Tough Love

First thing is first – watch this.

It hurts, doesn’t it? Mostly the cat. That damn cat.

But here’s the thing, I think I need that cat. I mean, I really miss my cat back home, and wish desperately that I could claim my flat is constantly dirty because I have an animal to look after (which might seem like a stretch, but my cat used to steal my jewelry and hide it in corners of the basement along with bits of his supper – disgusting. He also has a great fondness for getting his paws wet with toilet water and then running to the nearest window to ‘clean’ it). Moreover, cats have attitude. Major attitude. Grumpy cat anyone?

This is the face I need to see first thing in the morning as it paws at my own, annoyed that I’m not feeding it. Annoyed that I’ve hit snooze on my alarm five times already. Annoyed that I’ve already decide I’m not going to go to the doctor today… for the fourth day in a row. Annoyed that I’m going to spend my day off reading articles on Buzzfeed and watching The Voice online (but can I be blamed? Usher, why so beautiful?). Annoyed that I continually complain about working in a café full-time and continually do nothing to change my situation. Annoyed that I’m always tired. Exhausted.

While I miss the comfort of a furball, what I really need is the tough love.

And since my lease clearly states that I’m not allowed to have pets – I’m going to have to give it to myself.

So if we ignore the glaringly obvious masturbation joke, we can get to the root of the problem.


Change is one of those things we talk about a lot – good, bad, necessary. It’s not something we tend to do a whole lot of though. Not by choice.

People tend to be creatures of habit. For all we fancy epic stories about warriors on great quests and heroes saving the world – we’re a lot more like hobbits. And not the awesome Baggins-type either. More the sad, frumpy, extra hairy feet-kind that smoke too much and break chairs with our robust rear ends. The ones that wouldn’t make up stories about giant, impulsive humans – not because they couldn’t, but rather they couldn’t be bothered.

But I’m bothered.

We avoid change like a ninth grade gym class dodges flying red balls. People love stability, yet we also desperately crave chance. The sheer potential, the unpredictability, the hope.

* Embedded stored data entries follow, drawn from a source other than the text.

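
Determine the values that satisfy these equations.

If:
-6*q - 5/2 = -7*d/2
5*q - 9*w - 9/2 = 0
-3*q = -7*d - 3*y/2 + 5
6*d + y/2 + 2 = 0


Then:
d = -13/17
q = -44/51
w = -899/918
y = 88/17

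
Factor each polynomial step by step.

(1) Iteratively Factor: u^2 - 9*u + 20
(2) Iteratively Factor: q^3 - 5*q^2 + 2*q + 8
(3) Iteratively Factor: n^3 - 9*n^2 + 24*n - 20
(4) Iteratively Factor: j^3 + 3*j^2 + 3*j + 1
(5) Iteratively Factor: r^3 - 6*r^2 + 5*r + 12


(1) = (u - 4)*(u - 5)
(2) = (q + 1)*(q^2 - 6*q + 8) = (q - 4)*(q + 1)*(q - 2)
(3) = (n - 2)*(n^2 - 7*n + 10) = (n - 2)^2*(n - 5)
(4) = (j + 1)*(j^2 + 2*j + 1) = (j + 1)^2*(j + 1)
(5) = (r + 1)*(r^2 - 7*r + 12) = (r - 3)*(r + 1)*(r - 4)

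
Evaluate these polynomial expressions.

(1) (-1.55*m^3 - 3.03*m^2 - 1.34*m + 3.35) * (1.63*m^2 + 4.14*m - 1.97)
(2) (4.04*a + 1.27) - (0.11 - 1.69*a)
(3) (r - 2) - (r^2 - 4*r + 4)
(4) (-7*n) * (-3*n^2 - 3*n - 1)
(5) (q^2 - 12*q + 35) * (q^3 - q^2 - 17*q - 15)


(1) = -2.5265*m^5 - 11.3559*m^4 - 11.6749*m^3 + 5.882*m^2 + 16.5088*m - 6.5995
(2) = 5.73*a + 1.16
(3) = -r^2 + 5*r - 6
(4) = 21*n^3 + 21*n^2 + 7*n
(5) = q^5 - 13*q^4 + 30*q^3 + 154*q^2 - 415*q - 525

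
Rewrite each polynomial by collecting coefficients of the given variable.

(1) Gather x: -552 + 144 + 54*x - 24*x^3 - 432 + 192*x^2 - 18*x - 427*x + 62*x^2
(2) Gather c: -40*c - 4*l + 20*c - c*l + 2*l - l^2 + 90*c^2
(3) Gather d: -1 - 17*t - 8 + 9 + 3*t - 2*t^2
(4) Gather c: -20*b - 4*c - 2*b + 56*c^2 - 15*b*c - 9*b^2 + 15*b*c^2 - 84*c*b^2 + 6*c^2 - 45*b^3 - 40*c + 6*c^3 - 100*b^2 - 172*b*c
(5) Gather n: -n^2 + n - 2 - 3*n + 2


(1) = -24*x^3 + 254*x^2 - 391*x - 840
(2) = 90*c^2 + c*(-l - 20) - l^2 - 2*l
(3) = -2*t^2 - 14*t
(4) = -45*b^3 - 109*b^2 - 22*b + 6*c^3 + c^2*(15*b + 62) + c*(-84*b^2 - 187*b - 44)
(5) = -n^2 - 2*n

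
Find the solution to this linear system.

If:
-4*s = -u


Then:
s = u/4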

Maybe this is the winning lotto ticket. Maybe tonight is my night. Maybe this time he’ll stay.

In my experience, chance is when a pigeon flies into the café you work at and lands on you shoulder like you summoned it with your newfound skills as the Queen of winged rats (cheers, Kim).

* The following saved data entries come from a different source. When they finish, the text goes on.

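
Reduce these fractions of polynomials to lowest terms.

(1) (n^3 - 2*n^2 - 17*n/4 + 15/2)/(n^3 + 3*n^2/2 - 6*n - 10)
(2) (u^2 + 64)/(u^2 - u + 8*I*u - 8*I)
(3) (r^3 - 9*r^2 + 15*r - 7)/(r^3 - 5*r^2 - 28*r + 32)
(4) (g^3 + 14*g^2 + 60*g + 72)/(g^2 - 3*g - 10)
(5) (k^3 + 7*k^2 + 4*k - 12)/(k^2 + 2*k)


(1) = (2*n - 3)/(2*n + 4)
(2) = (u - 8*I)/(u - 1)
(3) = (r^2 - 8*r + 7)/(r^2 - 4*r - 32)
(4) = (g^2 + 12*g + 36)/(g - 5)
(5) = (k^2 + 5*k - 6)/k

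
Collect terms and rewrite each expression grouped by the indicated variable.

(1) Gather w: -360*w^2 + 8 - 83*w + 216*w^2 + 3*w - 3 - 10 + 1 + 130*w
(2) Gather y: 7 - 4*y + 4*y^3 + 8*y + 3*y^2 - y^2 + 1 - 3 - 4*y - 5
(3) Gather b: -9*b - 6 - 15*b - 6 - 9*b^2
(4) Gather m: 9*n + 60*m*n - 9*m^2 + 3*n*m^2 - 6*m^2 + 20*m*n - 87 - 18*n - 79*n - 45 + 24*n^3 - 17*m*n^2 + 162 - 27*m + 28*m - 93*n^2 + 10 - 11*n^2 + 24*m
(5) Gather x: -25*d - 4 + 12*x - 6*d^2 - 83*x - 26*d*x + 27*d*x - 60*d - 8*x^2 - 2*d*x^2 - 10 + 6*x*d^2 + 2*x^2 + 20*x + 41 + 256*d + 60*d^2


(1) = -144*w^2 + 50*w - 4
(2) = 4*y^3 + 2*y^2
(3) = -9*b^2 - 24*b - 12
(4) = m^2*(3*n - 15) + m*(-17*n^2 + 80*n + 25) + 24*n^3 - 104*n^2 - 88*n + 40
(5) = 54*d^2 + 171*d + x^2*(-2*d - 6) + x*(6*d^2 + d - 51) + 27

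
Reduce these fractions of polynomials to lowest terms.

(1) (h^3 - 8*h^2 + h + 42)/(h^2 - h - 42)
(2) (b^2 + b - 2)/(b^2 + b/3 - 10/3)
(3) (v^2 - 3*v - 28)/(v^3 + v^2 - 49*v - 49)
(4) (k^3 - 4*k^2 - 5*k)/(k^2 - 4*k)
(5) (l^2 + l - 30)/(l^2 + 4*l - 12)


(1) = (h^2 - h - 6)/(h + 6)
(2) = (3*b - 3)/(3*b - 5)
(3) = (v + 4)/(v^2 + 8*v + 7)
(4) = (k^2 - 4*k - 5)/(k - 4)
(5) = (l - 5)/(l - 2)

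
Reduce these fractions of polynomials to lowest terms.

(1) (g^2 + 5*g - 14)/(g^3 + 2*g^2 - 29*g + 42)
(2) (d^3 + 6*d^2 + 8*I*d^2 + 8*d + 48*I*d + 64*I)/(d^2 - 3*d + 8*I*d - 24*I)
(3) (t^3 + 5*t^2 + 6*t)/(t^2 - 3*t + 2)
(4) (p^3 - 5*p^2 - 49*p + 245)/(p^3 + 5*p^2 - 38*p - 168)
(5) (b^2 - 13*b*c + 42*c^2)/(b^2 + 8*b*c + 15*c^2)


(1) = 1/(g - 3)
(2) = (d^2 + 6*d + 8)/(d - 3)
(3) = (t^3 + 5*t^2 + 6*t)/(t^2 - 3*t + 2)
(4) = (p^2 - 12*p + 35)/(p^2 - 2*p - 24)
(5) = (b^2 - 13*b*c + 42*c^2)/(b^2 + 8*b*c + 15*c^2)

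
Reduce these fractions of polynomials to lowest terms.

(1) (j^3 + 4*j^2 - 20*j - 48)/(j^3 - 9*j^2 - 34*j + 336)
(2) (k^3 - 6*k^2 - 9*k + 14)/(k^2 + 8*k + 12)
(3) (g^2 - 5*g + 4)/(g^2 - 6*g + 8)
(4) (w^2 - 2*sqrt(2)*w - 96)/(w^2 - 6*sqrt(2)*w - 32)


(1) = (j^2 - 2*j - 8)/(j^2 - 15*j + 56)
(2) = (k^2 - 8*k + 7)/(k + 6)
(3) = (g - 1)/(g - 2)
(4) = (w + 6*sqrt(2))/(w + 2*sqrt(2))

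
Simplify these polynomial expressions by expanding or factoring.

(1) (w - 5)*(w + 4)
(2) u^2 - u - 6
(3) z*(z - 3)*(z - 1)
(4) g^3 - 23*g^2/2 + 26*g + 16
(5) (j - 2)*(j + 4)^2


(1) = w^2 - w - 20
(2) = (u - 3)*(u + 2)
(3) = z^3 - 4*z^2 + 3*z
(4) = (g - 8)*(g - 4)*(g + 1/2)
(5) = j^3 + 6*j^2 - 32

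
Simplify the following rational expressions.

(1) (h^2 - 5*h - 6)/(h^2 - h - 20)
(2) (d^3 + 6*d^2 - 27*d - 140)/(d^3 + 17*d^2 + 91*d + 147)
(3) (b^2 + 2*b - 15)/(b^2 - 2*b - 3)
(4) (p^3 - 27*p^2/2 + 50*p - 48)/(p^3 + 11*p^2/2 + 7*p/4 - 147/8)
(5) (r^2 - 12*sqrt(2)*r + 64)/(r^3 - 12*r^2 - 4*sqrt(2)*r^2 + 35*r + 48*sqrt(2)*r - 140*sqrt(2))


(1) = (h^2 - 5*h - 6)/(h^2 - h - 20)
(2) = (d^2 - d - 20)/(d^2 + 10*d + 21)
(3) = (b + 5)/(b + 1)
(4) = (4*p^2 - 48*p + 128)/(4*p^2 + 28*p + 49)
(5) = (r - 8*sqrt(2))/(r^2 - 12*r + 35)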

So why do we waste our time pretending?

For instance, take the single person mantra, “If you stop looking, love will come to you.” It makes perfect sense. Actively ignore any means to acquire what you want and hope it’ll magically appear. People, after all, are wizards at heart. Sadly, it doesn’t seem to be working with my taxes, and despite what some smug couple might tell you – it’s generally not the case. At least, I haven’t had much luck Beyoncé walking down the street ‘for myself’ (can we take a moment to appreciate that Beyoncé autocorrects with an accent).

Is it change or is it the potential for rejection – love or otherwise – that we really fear?

We lock ourselves away in safe little bubbles – behind computer screens, at jobs we don’t like, studying subjects we’re not interested in but may result in future employability – because the idea of that bubble bursting is far more terrifying than spending one more week inside it. And that week quickly can turn into months, years, decades. One day, maybe, you can try to think of a safe way to exit the bubble without causing it too much damage. Because you never know, you might have to return to it one day. No sense in burning bridges.

But that’s the whole point, isn’t it? Burning bridges? Not in the pyromaniac sense, of course. Though scorched earth policy – that shit works, just ask the Russians. I think it would just be a lot easier for people if the only path we could choose was forward – Russian winters be damned.

Because that choice, as blaringly obvious as it may seem from the outside, is somehow an impossibly difficult one. Tough calls are tough for a reason. We all curse out the referee watching out favorite teams, but when it comes to our own lives – we watch passively from the sideline. Refuse to get our heads in the game. And yes, I did just make a High School Musical reference. Worse, I didn’t even mean it ironically.

Obviously, the best places to get advice from are adolescent television musicals and Youtube videos with pictures of animals, right?

I thought as much.

Zefron, rabbit – I won’t let you down.

Writing internship applications, here I come.